Link Between Weight And Breast Cancer Survival Varies By Race, Ethnicity, Study Shows

Nurse weighing patient
Nurse weighing patient

While breast cancer risk factors like genetic predisposition and excess weight have been studied at length, researchers are gathering new evidence on how they impact a woman's chances of surviving the disease.

According to research presented at the Fifth AACR Conference on The Science of Cancer Health Disparities in San Diego this week, weight -- and more specifically, an extreme body mass index or high waist-to-hip ratio -- was shown to increase risk for mortality among patients with breast cancer, experts say. But the association varied by race/ethnicity.

In a study of data from 12,025 female patients with breast cancer from the California Breast Cancer Survivorship Consortium, research scientist Marilyn L. Kwan discovered that among non-Latina white women, being underweight or morbidly obese at the time of a breast cancer diagnosis was associated with worse survival. The relationship was not found in the other racial/ethnic groups, however.

For other groups, including African Americans, Kwan and her team honed in on another form of excess weight instead -- abdominal fat. “African-American women and Asian-American women with larger waist-to-hip ratios had poorer survival, an observation not seen in non-Latina white women and Latina women,” Kwan said in a release.

While researchers have known the danger abdominal fat poses to breast cancer patients for some time (a team at UNC also made the link back in 2006), it's the racial and ethnic disparity that Kwan points out as new. Her research joins a growing body of evidence suggesting that breast cancer recommendations and treatment should be more personalized.

According to the Mayo Clinic, a waist measurement of 35 inches (89 centimeters) or more indicates an unhealthy concentration of belly fat in women and a greater risk of problems, including breast cancer, diabetes and heart disease.

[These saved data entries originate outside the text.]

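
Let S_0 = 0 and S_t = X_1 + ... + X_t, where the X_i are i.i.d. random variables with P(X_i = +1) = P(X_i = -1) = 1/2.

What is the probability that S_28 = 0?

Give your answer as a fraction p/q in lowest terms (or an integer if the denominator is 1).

Answer: 5014575/33554432

Derivation:
To return to 0 after 28 steps: need exactly 14 steps of +1 and 14 of -1.
Favorable paths: C(28,14) = 40116600
Total paths: 2^28 = 268435456
P = 40116600/268435456 = 5014575/33554432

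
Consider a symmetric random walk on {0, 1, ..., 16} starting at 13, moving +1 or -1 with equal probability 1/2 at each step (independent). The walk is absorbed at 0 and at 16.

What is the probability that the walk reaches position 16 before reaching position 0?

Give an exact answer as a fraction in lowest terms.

Symmetric walk (p = 1/2): the harmonic-function argument gives P(hit 16 before 0 | start at 13) = a/N.
P = 13/16 = 13/16

Answer: 13/16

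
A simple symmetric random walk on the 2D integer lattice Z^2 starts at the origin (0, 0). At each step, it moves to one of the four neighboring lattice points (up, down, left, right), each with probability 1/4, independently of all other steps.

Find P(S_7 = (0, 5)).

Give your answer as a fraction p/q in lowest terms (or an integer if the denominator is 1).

Let h be the number of horizontal steps (so 7-h are vertical). To end at (0,5) need (h+0)/2 right-steps and ((7-h)+5)/2 up-steps.
Sum over h with 0 ≤ h ≤ 2, h ≡ 0 (mod 2), 7-h ≡ 1 (mod 2):
h=0: C(7,0)·C(0,0)·C(7,6) = 1·1·7 = 7
h=2: C(7,2)·C(2,1)·C(5,5) = 21·2·1 = 42
Total favorable: 49
Total paths: 4^7 = 16384
P = 49/16384 = 49/16384

Answer: 49/16384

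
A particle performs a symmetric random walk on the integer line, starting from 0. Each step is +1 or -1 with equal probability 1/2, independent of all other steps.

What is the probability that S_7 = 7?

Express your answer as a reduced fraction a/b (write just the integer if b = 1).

To reach position 7 after 7 steps: need 7 steps of +1 and 0 of -1.
Favorable paths: C(7,7) = 1
Total paths: 2^7 = 128
P = 1/128 = 1/128

Answer: 1/128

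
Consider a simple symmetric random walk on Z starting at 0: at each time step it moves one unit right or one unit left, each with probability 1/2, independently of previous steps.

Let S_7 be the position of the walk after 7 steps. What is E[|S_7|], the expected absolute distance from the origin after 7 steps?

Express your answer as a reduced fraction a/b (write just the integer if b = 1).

Answer: 35/16

Derivation:
S_7 takes values m ≡ 1 (mod 2) with |m| ≤ 7; P(S_7=m) = C(7,(7+m)/2)/2^7.
Total paths: 2^7 = 128
Distribution: P(S=-7)=1/128, P(S=-5)=7/128, P(S=-3)=21/128, P(S=-1)=35/128, P(S=1)=35/128, P(S=3)=21/128, P(S=5)=7/128, P(S=7)=1/128
E[|S_7|] = Σ_m |m|·P(S_7=m) = 280/128 = 35/16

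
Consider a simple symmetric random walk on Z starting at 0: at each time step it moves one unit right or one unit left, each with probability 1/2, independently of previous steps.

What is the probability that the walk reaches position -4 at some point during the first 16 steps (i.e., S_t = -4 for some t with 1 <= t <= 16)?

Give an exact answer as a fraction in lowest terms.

Count via complement. Let g(t,s) = #length-t paths at position s with S_1..S_t all ≠ -4.
g(t,s) = g(t-1,s-1) + g(t-1,s+1) for s ≠ -4; g(t,-4) = 0.
t=0: g(0,0)=1
t=1: g(1,-1)=1 g(1,1)=1
t=2: g(2,-2)=1 g(2,0)=2 g(2,2)=1
t=3: g(3,-3)=1 g(3,-1)=3 g(3,1)=3 g(3,3)=1
t=4: g(4,-2)=4 g(4,0)=6 g(4,2)=4 g(4,4)=1
t=5: g(5,-3)=4 g(5,-1)=10 g(5,1)=10 g(5,3)=5 g(5,5)=1
t=6: g(6,-2)=14 g(6,0)=20 g(6,2)=15 g(6,4)=6 g(6,6)=1
t=7: g(7,-3)=14 g(7,-1)=34 g(7,1)=35 g(7,3)=21 g(7,5)=7 g(7,7)=1
t=8: g(8,-2)=48 g(8,0)=69 g(8,2)=56 g(8,4)=28 g(8,6)=8 g(8,8)=1
t=9: g(9,-3)=48 g(9,-1)=117 g(9,1)=125 g(9,3)=84 g(9,5)=36 g(9,7)=9 g(9,9)=1
t=10: g(10,-2)=165 g(10,0)=242 g(10,2)=209 g(10,4)=120 g(10,6)=45 g(10,8)=10 g(10,10)=1
t=11: g(11,-3)=165 g(11,-1)=407 g(11,1)=451 g(11,3)=329 g(11,5)=165 g(11,7)=55 g(11,9)=11 g(11,11)=1
t=12: g(12,-2)=572 g(12,0)=858 g(12,2)=780 g(12,4)=494 g(12,6)=220 g(12,8)=66 g(12,10)=12 g(12,12)=1
t=13: g(13,-3)=572 g(13,-1)=1430 g(13,1)=1638 g(13,3)=1274 g(13,5)=714 g(13,7)=286 g(13,9)=78 g(13,11)=13 g(13,13)=1
t=14: g(14,-2)=2002 g(14,0)=3068 g(14,2)=2912 g(14,4)=1988 g(14,6)=1000 g(14,8)=364 g(14,10)=91 g(14,12)=14 g(14,14)=1
t=15: g(15,-3)=2002 g(15,-1)=5070 g(15,1)=5980 g(15,3)=4900 g(15,5)=2988 g(15,7)=1364 g(15,9)=455 g(15,11)=105 g(15,13)=15 g(15,15)=1
t=16: g(16,-2)=7072 g(16,0)=11050 g(16,2)=10880 g(16,4)=7888 g(16,6)=4352 g(16,8)=1819 g(16,10)=560 g(16,12)=120 g(16,14)=16 g(16,16)=1
Paths never hitting -4: Σ_s g(16,s) = 43758
Paths hitting -4: 2^16 - 43758 = 21778
P = 21778/65536 = 10889/32768

Answer: 10889/32768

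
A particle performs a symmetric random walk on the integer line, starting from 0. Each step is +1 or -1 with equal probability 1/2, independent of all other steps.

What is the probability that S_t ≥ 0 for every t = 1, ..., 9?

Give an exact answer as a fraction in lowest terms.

Answer: 63/256

Derivation:
Let f(t,s) = #length-t paths at position s with S_1..S_t all ≥ 0.
f(t,s) = f(t-1,s-1) + f(t-1,s+1) for s ≥ 0; f(t,s) = 0 for s < 0.
t=0: f(0,0)=1
t=1: f(1,1)=1
t=2: f(2,0)=1 f(2,2)=1
t=3: f(3,1)=2 f(3,3)=1
t=4: f(4,0)=2 f(4,2)=3 f(4,4)=1
t=5: f(5,1)=5 f(5,3)=4 f(5,5)=1
t=6: f(6,0)=5 f(6,2)=9 f(6,4)=5 f(6,6)=1
t=7: f(7,1)=14 f(7,3)=14 f(7,5)=6 f(7,7)=1
t=8: f(8,0)=14 f(8,2)=28 f(8,4)=20 f(8,6)=7 f(8,8)=1
t=9: f(9,1)=42 f(9,3)=48 f(9,5)=27 f(9,7)=8 f(9,9)=1
Σ_s f(9,s) = 126
P = 126/512 = 63/256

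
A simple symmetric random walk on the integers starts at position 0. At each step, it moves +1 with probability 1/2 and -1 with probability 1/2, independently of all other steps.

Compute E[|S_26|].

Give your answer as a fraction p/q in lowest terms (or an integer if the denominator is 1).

Answer: 16900975/4194304

Derivation:
S_26 takes values m ≡ 0 (mod 2) with |m| ≤ 26; P(S_26=m) = C(26,(26+m)/2)/2^26.
Total paths: 2^26 = 67108864
Distribution: P(S=-26)=1/67108864, P(S=-24)=26/67108864, P(S=-22)=325/67108864, P(S=-20)=2600/67108864, P(S=-18)=14950/67108864, P(S=-16)=65780/67108864, P(S=-14)=230230/67108864, P(S=-12)=657800/67108864, P(S=-10)=1562275/67108864, P(S=-8)=3124550/67108864, P(S=-6)=5311735/67108864, P(S=-4)=7726160/67108864, P(S=-2)=9657700/67108864, P(S=0)=10400600/67108864, P(S=2)=9657700/67108864, P(S=4)=7726160/67108864, P(S=6)=5311735/67108864, P(S=8)=3124550/67108864, P(S=10)=1562275/67108864, P(S=12)=657800/67108864, P(S=14)=230230/67108864, P(S=16)=65780/67108864, P(S=18)=14950/67108864, P(S=20)=2600/67108864, P(S=22)=325/67108864, P(S=24)=26/67108864, P(S=26)=1/67108864
E[|S_26|] = Σ_m |m|·P(S_26=m) = 270415600/67108864 = 16900975/4194304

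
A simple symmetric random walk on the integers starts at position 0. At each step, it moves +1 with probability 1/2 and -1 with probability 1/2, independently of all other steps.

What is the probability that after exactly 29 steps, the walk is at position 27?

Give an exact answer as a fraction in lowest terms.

Answer: 29/536870912

Derivation:
To reach position 27 after 29 steps: need 28 steps of +1 and 1 of -1.
Favorable paths: C(29,28) = 29
Total paths: 2^29 = 536870912
P = 29/536870912 = 29/536870912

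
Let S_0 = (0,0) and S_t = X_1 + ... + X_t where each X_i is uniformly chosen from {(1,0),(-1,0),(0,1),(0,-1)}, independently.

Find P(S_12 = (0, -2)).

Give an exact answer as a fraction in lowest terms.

Answer: 9801/262144

Derivation:
Let h be the number of horizontal steps (so 12-h are vertical). To end at (0,-2) need (h+0)/2 right-steps and ((12-h)-2)/2 up-steps.
Sum over h with 0 ≤ h ≤ 10, h ≡ 0 (mod 2), 12-h ≡ 0 (mod 2):
h=0: C(12,0)·C(0,0)·C(12,5) = 1·1·792 = 792
h=2: C(12,2)·C(2,1)·C(10,4) = 66·2·210 = 27720
h=4: C(12,4)·C(4,2)·C(8,3) = 495·6·56 = 166320
h=6: C(12,6)·C(6,3)·C(6,2) = 924·20·15 = 277200
h=8: C(12,8)·C(8,4)·C(4,1) = 495·70·4 = 138600
h=10: C(12,10)·C(10,5)·C(2,0) = 66·252·1 = 16632
Total favorable: 627264
Total paths: 4^12 = 16777216
P = 627264/16777216 = 9801/262144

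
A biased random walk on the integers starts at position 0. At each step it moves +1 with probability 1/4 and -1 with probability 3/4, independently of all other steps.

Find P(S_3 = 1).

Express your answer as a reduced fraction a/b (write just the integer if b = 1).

To reach position 1 after 3 steps: need 2 steps of +1 and 1 step of -1.
Number of such sequences: C(3,2) = 3
Each has probability (1/4)^2 · (3/4)^1 = 3/64
P = 3 · 3/64 = 9/64

Answer: 9/64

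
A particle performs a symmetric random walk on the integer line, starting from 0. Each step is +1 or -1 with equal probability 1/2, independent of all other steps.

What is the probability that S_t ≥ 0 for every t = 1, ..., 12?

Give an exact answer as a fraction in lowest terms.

Let f(t,s) = #length-t paths at position s with S_1..S_t all ≥ 0.
f(t,s) = f(t-1,s-1) + f(t-1,s+1) for s ≥ 0; f(t,s) = 0 for s < 0.
t=0: f(0,0)=1
t=1: f(1,1)=1
t=2: f(2,0)=1 f(2,2)=1
t=3: f(3,1)=2 f(3,3)=1
t=4: f(4,0)=2 f(4,2)=3 f(4,4)=1
t=5: f(5,1)=5 f(5,3)=4 f(5,5)=1
t=6: f(6,0)=5 f(6,2)=9 f(6,4)=5 f(6,6)=1
t=7: f(7,1)=14 f(7,3)=14 f(7,5)=6 f(7,7)=1
t=8: f(8,0)=14 f(8,2)=28 f(8,4)=20 f(8,6)=7 f(8,8)=1
t=9: f(9,1)=42 f(9,3)=48 f(9,5)=27 f(9,7)=8 f(9,9)=1
t=10: f(10,0)=42 f(10,2)=90 f(10,4)=75 f(10,6)=35 f(10,8)=9 f(10,10)=1
t=11: f(11,1)=132 f(11,3)=165 f(11,5)=110 f(11,7)=44 f(11,9)=10 f(11,11)=1
t=12: f(12,0)=132 f(12,2)=297 f(12,4)=275 f(12,6)=154 f(12,8)=54 f(12,10)=11 f(12,12)=1
Σ_s f(12,s) = 924
P = 924/4096 = 231/1024

Answer: 231/1024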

To trim it (especially the dangerous visceral variety), doctors recommend a portion-controlled, plant-based diet that is low in saturated fat, along with at least 150 minutes of moderate to vigorous aerobic activity per week. For long-lasting results, aim for a slow and steady weight loss of up to 2 pounds (1 kilogram) a week and forgo crunches or other targeted abdominal exercises, which experts say won't get rid of belly fat.